I’m no Winston Churchill. That much was clear from kindergarten. When my class of floppy six-year-olds stood on stage to sing a song in front of our families, my body froze. I turned around so my back faced the crowd… the entire time. To this day, that sums up how I feel about public speaking.
It turns out Churchill felt similarly growing up. He wasn’t born a natural orator. (In fact, he stuttered and had a lisp.) But through constant practice and preparation, he built up his speaking muscle. He studied effective speeches and listened to great speakers like an athlete watching game tape.
Part of my job as editor-in-chief is to inspire our audience, supplying them with engaging advice. To accomplish that, we run a lot of webinars, which means talking in front of a few hundred people each time.
After hosting and producing dozens of webinars over the years, I’ve definitely gotten more comfortable. All good webinars need unique subject matter and a strong narrative that captivates the audience. But what separates a good webinar from a great one are the logistics. Think of easily overlooked elements like presentation length, Q&A prep, and more.
As companies start to produce more webinars and virtual conferences, I put together a list of essential pointers that’ll help you put on the best show possible.
1. Limit yourself to a tight 30 minutes
Why is 60 minutes the default length for a webinar? It seems to be one of those marketing practices that doesn’t have rhyme or reason to it.
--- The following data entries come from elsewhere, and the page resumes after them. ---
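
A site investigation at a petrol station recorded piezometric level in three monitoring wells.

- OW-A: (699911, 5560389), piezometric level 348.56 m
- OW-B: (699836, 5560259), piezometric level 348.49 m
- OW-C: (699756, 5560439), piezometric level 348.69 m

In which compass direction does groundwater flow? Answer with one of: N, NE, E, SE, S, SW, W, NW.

Taking OW-A as reference: OW-B−OW-A = (-75, -130, -0.07); OW-C−OW-A = (-155, 50, +0.13).
Determinant of the coordinate differences = (-75)·50 − (-155)·(-130) = -23900.
∂h/∂x = [(-0.07)·50 − (+0.13)·(-130)] / -23900 = -0.0005607
∂h/∂y = [(-75)·(+0.13) − (-155)·(-0.07)] / -23900 = +0.0008619
Flow = −∇h = (+0.0005607 east, -0.0008619 north), which points southeast.

SE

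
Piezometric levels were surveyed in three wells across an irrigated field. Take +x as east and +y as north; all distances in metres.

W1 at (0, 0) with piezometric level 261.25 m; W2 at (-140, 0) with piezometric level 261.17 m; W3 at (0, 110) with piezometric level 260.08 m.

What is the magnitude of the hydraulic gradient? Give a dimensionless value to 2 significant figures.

0.011

∂h/∂x = (261.17 − 261.25) / (-140 − 0) = +0.0005714
∂h/∂y = (260.08 − 261.25) / (110 − 0) = -0.01064
|∇h| = √(0.0005714² + -0.01064²) = 0.01066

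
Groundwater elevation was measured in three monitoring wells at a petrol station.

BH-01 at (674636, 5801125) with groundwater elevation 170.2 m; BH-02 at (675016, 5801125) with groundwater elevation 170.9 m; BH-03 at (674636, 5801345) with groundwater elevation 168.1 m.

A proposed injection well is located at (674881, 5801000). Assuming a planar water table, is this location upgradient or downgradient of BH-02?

upgradient

∂h/∂x = (170.9 − 170.2) / (675016 − 674636) = +0.001842
∂h/∂y = (168.1 − 170.2) / (5801345 − 5801125) = -0.009545
Head at (674881, 5801000) = 170.2 + (+0.001842)·(245) + (-0.009545)·(-125) = 171.84 m.
That is higher than the 170.9 m at BH-02, so the point is upgradient.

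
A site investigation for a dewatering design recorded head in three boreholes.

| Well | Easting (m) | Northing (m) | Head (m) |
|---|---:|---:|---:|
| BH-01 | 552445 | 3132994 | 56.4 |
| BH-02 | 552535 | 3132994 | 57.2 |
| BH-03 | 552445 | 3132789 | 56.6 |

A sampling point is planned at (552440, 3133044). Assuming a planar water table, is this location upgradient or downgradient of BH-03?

downgradient

∂h/∂x = (57.2 − 56.4) / (552535 − 552445) = +0.008889
∂h/∂y = (56.6 − 56.4) / (3132789 − 3132994) = -0.0009756
Head at (552440, 3133044) = 56.4 + (+0.008889)·(-5) + (-0.0009756)·(50) = 56.31 m.
That is lower than the 56.6 m at BH-03, so the point is downgradient.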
An hour is a long time for a webinar. I had college classes that were shorter than that. If Abraham Lincoln could finish the Gettysburg Address in 271 words, you can spare your audience a half hour.
Last year, the average webinar viewing time was 58 minutes, according to ON24’s benchmark report. But that number should include 10-15 minutes for Q&A. You also have to account for a few stragglers since some attendees will always join a little late. Attendance usually peaks about five minutes after you begin.
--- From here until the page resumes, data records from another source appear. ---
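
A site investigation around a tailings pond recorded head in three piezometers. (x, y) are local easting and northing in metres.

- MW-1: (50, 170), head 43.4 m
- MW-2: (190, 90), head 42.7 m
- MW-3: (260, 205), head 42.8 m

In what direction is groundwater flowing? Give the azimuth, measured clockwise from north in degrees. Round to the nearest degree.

Differences from MW-1: to MW-2 (Δx, Δy, Δh) = (140, -80, -0.7); to MW-3 = (210, 35, -0.6).
Determinant of the coordinate differences = 140·35 − 210·(-80) = 21700.
∂h/∂x = [(-0.7)·35 − (-0.6)·(-80)] / 21700 = -0.003341
∂h/∂y = [140·(-0.6) − 210·(-0.7)] / 21700 = +0.002903
Flow direction (−∇h) has components (+0.003341 E, -0.002903 N).
Azimuth = atan2(E, N) = atan2(+0.003341, -0.002903) = 131.0° ≈ 131°.

131°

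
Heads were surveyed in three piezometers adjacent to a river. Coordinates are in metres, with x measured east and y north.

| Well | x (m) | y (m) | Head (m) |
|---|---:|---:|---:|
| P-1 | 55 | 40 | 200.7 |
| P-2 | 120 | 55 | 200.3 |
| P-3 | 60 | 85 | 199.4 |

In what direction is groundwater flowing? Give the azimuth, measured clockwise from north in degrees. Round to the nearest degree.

359°

Taking P-1 as reference: P-2−P-1 = (65, 15, -0.4); P-3−P-1 = (5, 45, -1.3).
Solve a·Δx + b·Δy = Δh: det = 65·45 − 5·15 = 2850.
∂h/∂x = [(-0.4)·45 − (-1.3)·15] / 2850 = +0.0005263
∂h/∂y = [65·(-1.3) − 5·(-0.4)] / 2850 = -0.02895
Flow direction (−∇h) has components (-0.0005263 E, +0.02895 N).
Azimuth = atan2(E, N) = atan2(-0.0005263, +0.02895) = 359.0° ≈ 359°.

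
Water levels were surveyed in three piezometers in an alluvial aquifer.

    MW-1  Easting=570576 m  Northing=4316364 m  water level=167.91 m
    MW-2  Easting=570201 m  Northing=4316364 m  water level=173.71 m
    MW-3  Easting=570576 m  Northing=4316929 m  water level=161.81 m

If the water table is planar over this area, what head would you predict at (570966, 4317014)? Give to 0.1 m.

154.9 m

∂h/∂x = (173.71 − 167.91) / (570201 − 570576) = -0.01547
∂h/∂y = (161.81 − 167.91) / (4316929 − 4316364) = -0.01080
h(570966, 4317014) = 167.91 + (-0.01547)·(390) + (-0.01080)·(650) = 167.91 -6.032 -7.018 = 154.860 m.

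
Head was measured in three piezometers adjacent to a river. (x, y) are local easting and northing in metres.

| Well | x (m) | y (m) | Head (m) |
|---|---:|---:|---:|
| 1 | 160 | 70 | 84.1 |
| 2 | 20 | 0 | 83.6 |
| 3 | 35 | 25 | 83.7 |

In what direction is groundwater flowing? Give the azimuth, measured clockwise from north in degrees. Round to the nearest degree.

220°

Taking 1 as reference: 2−1 = (-140, -70, -0.5); 3−1 = (-125, -45, -0.4).
Determinant of the coordinate differences = (-140)·(-45) − (-125)·(-70) = -2450.
∂h/∂x = [(-0.5)·(-45) − (-0.4)·(-70)] / -2450 = +0.002245
∂h/∂y = [(-140)·(-0.4) − (-125)·(-0.5)] / -2450 = +0.002653
Flow direction (−∇h) has components (-0.002245 E, -0.002653 N).
Azimuth = atan2(E, N) = atan2(-0.002245, -0.002653) = 220.2° ≈ 220°.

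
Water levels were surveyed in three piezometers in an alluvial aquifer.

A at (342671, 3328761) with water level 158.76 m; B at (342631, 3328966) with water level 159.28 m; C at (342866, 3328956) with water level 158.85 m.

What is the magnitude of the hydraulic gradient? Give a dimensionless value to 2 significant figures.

Differences from A: to B (Δx, Δy, Δh) = (-40, 205, +0.52); to C = (195, 195, +0.09).
Determinant of the coordinate differences = (-40)·195 − 195·205 = -47775.
∂h/∂x = [(+0.52)·195 − (+0.09)·205] / -47775 = -0.001736
∂h/∂y = [(-40)·(+0.09) − 195·(+0.52)] / -47775 = +0.002198
|∇h| = √(-0.001736² + 0.002198²) = 0.002801

0.0028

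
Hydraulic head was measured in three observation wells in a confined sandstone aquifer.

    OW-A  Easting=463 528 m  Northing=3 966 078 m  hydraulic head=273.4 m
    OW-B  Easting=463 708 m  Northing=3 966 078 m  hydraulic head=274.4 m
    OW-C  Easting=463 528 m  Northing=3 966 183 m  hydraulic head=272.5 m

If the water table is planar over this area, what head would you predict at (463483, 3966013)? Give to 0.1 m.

∂h/∂x = (274.4 − 273.4) / (463708 − 463528) = +0.005556
∂h/∂y = (272.5 − 273.4) / (3966183 − 3966078) = -0.008571
h(463483, 3966013) = 273.4 + (+0.005556)·(-45) + (-0.008571)·(-65) = 273.4 -0.250 +0.557 = 273.707 m.

273.7 m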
The sweet spot for the presentation part of our webinars seems to be about 30 minutes. Engagement holds steady until the half-hour mark, then people with burning questions stick around to ask while others can drop off if they have to get to their next meeting.
A shorter run time also helps you prioritize the most meaningful information. If you keep it to a tight 30, you’ll present your strongest material and keep the audience wanting more when it’s time to send a follow-up email.
2. Team up
Very few people thrive at talking by themselves uninterrupted for long periods of time. The most successful podcasts are interview shows in which hosts and guests have a conversation. Radio shows typically pair two or three personalities together, turning a monologue into a dialogue.
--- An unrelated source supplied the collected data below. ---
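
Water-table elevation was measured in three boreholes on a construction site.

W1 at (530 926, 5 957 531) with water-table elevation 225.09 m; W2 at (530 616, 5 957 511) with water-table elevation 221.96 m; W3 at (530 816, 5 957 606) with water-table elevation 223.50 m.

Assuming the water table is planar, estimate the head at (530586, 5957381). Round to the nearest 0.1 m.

222.4 m

Differences from W1: to W2 (Δx, Δy, Δh) = (-310, -20, -3.13); to W3 = (-110, 75, -1.59).
Determinant of the coordinate differences = (-310)·75 − (-110)·(-20) = -25450.
∂h/∂x = [(-3.13)·75 − (-1.59)·(-20)] / -25450 = +0.01047
∂h/∂y = [(-310)·(-1.59) − (-110)·(-3.13)] / -25450 = -0.005839
h(530586, 5957381) = 225.09 + (+0.01047)·(-340) + (-0.005839)·(-150) = 225.09 -3.561 +0.876 = 222.405 m.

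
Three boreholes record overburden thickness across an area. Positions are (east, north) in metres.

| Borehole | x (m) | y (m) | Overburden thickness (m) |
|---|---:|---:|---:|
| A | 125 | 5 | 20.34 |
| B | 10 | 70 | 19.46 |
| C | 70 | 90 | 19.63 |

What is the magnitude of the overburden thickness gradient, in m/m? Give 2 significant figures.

0.0071 m/m

Differences from A: to B (Δx, Δy, Δh) = (-115, 65, -0.88); to C = (-55, 85, -0.71).
Determinant of the coordinate differences = (-115)·85 − (-55)·65 = -6200.
∂d/∂x = [(-0.88)·85 − (-0.71)·65] / -6200 = +0.004621
∂d/∂y = [(-115)·(-0.71) − (-55)·(-0.88)] / -6200 = -0.005363
|∇f| = √(0.004621² + -0.005363²) = 0.007079 m/m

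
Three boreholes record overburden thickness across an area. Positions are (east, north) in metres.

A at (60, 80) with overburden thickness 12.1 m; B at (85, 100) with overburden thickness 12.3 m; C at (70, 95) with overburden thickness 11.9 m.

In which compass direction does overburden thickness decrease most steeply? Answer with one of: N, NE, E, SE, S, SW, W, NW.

Differences from A: to B (Δx, Δy, Δh) = (25, 20, +0.2); to C = (10, 15, -0.2).
Determinant of the coordinate differences = 25·15 − 10·20 = 175.
∂d/∂x = [(+0.2)·15 − (-0.2)·20] / 175 = +0.04000
∂d/∂y = [25·(-0.2) − 10·(+0.2)] / 175 = -0.04000
Steepest decrease is along −∇f = (-0.04000 E, +0.04000 N) → northwest.

NW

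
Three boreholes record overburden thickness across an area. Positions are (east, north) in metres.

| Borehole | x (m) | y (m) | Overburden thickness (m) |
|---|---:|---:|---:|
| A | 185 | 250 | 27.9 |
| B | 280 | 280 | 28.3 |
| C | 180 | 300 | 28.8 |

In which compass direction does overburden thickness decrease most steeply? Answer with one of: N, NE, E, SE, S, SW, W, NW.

Three-point gradient (reference A): Δ to B = (95, 30, +0.4), Δ to C = (-5, 50, +0.9).
∂d/∂x = -0.001429, ∂d/∂y = +0.01786 (det = 4900).
Steepest decrease is along −∇f = (+0.001429 E, -0.01786 N) → south.

S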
Most of Contently’s webinars feature two presenters. It’s more engaging, and it reduces the burden on individual contributors. It’s also a lot easier to get the hang of a 15-minute talk than a 30-minute one.
For someone like me who wasn’t born a social butterfly, you can use the opportunity to learn firsthand from more experienced speakers. I’ve co-hosted a bunch with Joe Lazauskas, our head of marketing, who has spoken at a ton of conferences and events. Joe is the Jay to my Silent Bob. During our webinars, I’ve been able to pick up little tips from him like when to pause, how to calm my nerves, and what to include in my talk track.